DA mayors in hot water: Here’s what you need to know
These are the DA mayors facing internal investigations related to allegations of misconduct and corruption.
JOHANNESBURG – After a bruising 2019 that saw the Democratic Alliance (DA) perform poorly at the general elections and tensions within the party, which ultimately led to Mmusi Maimane stepping down as party leader and member, several of its mayors are facing internal investigations related to allegations of misconduct and corruption.
Tshwane Mayor Stevens Mokgalapa
Mokgalapa was placed on leave last year following a sex scandal involving the now-former MMC for Roads and Transport Sheila Senkubuge. An audio recording emerged in which Mokgalapa could be heard making disparaging remarks about his colleagues in the party.
When the audio recording emerged, Mokgalapa took special leave and the DA started an investigation into his conduct.
According to a report by the Sowetan on Monday, the party’s federal legal commission reportedly found “no conclusive proof” that the mayor and Senkubuge had sex in the office as alleged by the African National Congress in Tshwane.
But, the internal investigation apparently found that Mokgalapa could have breached the DA’s constitution for casually discussing with Senkubuge plans to fire government officials and taking a BMW X5 belonging to an official for his own use.
The paper also reported that the DA’s federal executive (Fedex) - which met for the first time this year at the weekend - the Fedex executive decided to refer the Mokgalapa matter to the federal legal commission for further investigations.
George Mayor Melvin Naik
Naik’s time as mayor of George was all but over after the DA laid criminal complaints against him over alleged corruption.
This followed a forensic investigation that implicated him in corruption. The party said that the forensic report commissioned by Western Cape Local Government MEC Anton Bredell would be tabled at the next council meeting this week.
“The forensic report has found very serious indications of corruption and also alleged criminal activity, which implicates, allegedly, the mayor of George Mr Melvin Naik,” the DA’s Geordin Hill-Lewis told EWN.
Hill-Lewis said the findings were substantiated by several admissions by individuals involved as well as compelling circumstantial evidence.
Party leaders were in the southern Cape town last week to deal with the fall-out of his impending suspension. But, it was unclear whether Naik had responded to the DA’s move to suspend him.

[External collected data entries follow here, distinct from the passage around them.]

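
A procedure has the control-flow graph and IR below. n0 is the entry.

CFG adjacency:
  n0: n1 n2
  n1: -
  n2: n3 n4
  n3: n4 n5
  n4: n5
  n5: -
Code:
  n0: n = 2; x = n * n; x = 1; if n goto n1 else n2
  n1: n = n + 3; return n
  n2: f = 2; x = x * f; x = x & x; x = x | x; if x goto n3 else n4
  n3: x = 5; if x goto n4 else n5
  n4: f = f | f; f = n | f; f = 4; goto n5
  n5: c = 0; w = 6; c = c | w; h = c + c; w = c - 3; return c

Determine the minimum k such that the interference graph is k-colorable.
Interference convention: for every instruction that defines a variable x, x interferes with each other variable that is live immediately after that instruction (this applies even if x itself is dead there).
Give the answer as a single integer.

Answer: 3

Working:
Per-block:
  n0 def {n,x} use ∅
  n1 def {n} use {n}
  n2 def {f,x} use {x}
  n3 def {x} use ∅
  n4 def {f} use {f,n}
  n5 def {c,h,w} use ∅

Live sets:
  n0 li=∅ lo={n,x}
  n1 li={n} lo=∅
  n2 li={n,x} lo={f,n}
  n3 li={f,n} lo={f,n}
  n4 li={f,n} lo=∅
  n5 li=∅ lo=∅

Interference:
  c↔{h,w}
  f↔{n,x}
  h↔{c}
  n↔{f,x}
  w↔{c}
  x↔{f,n}

Chromatic number:
  lower bound: {f,n,x} mutually conflict ⇒ χ ≥ 3
  assign c→c0 f→c0 h→c1 n→c1 w→c1 x→c2 — no edge inside a register ⇒ χ ≤ 3
  χ = 3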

Oudtshoorn Mayor Colan Sylvester
Earlier this month, Sylvester's future as Oudtshoorn mayor was uncertain. He faces 11 internal charges after he and municipal manager Allen Paulse’s relationship turned sour. He claimed the charges against him related mostly to “fabricated allegations” he was alleged to have made against Paulse.
Sylvester had been the DA’s mayor in Oudtshoorn since the 2016 municipal elections and was the party’s poster boy during the elections.
The Oudtshoorn mayor had been dodging the disciplinary case for several months now as he demanded a clear charge sheet from the party. His case was initially set to be heard in November last year, but there were numerous delays.
The DA was also aware of five or more members of the Oudtshoorn party caucus who were ready to resign should Sylvester be axed. Should the councillors resign, the municipality’s political leadership would collapse, which could negatively impact service delivery.
However, the DA’s provincial leader Bonginkosi Madikizela previously said the party was proceeding with the matter and was prepared to deal with any fallout, EWN reported.
DA VS MAILE
Da Gama was suspended for three months without pay over his decision to postpone the vote for a new Joburg mayor and Mathebe for six months following her failure to preside over a council meeting.
The DA had since submitted an urgent application asking the High Court to set aside the suspensions. The DA described Maile’s decision as prejudice not only to the party but also to the residents of both Tshwane and Joburg.
OTHER NOTABLE FALLOUTS IN 2019
In October, last year, Herman Mashaba resigned as Joburg mayor and DA member after the outcome of the federal council that elected former party leader Hellen Zille as its chairperson. Mashaba said that he could not reconcile himself with a party that was against his pro-poor policies.
The DA’s former CEO Paul Boughey resigned before the party's federal council.
Since Mashaba’s resignation from the DA, he founded the People's Dialogue in November, said he would launch his political party by June this year in order to contest next year's local government elections.
Two days after Mashaba’s resignation, Maimane announced his resignation as party leader, citing that he believed the DA was not the best vehicle to take South Africa forward. He was swiftly followed by the party’s federal chairperson Athol Trollip who also stepped down.
Maimane earlier this month announced he would focus on establishing a movement for one SA to “seek to build a broad coalition of political parties and civil society formations around a shared set of values and principles that could collectively work to fix SA and realise our country's potential”.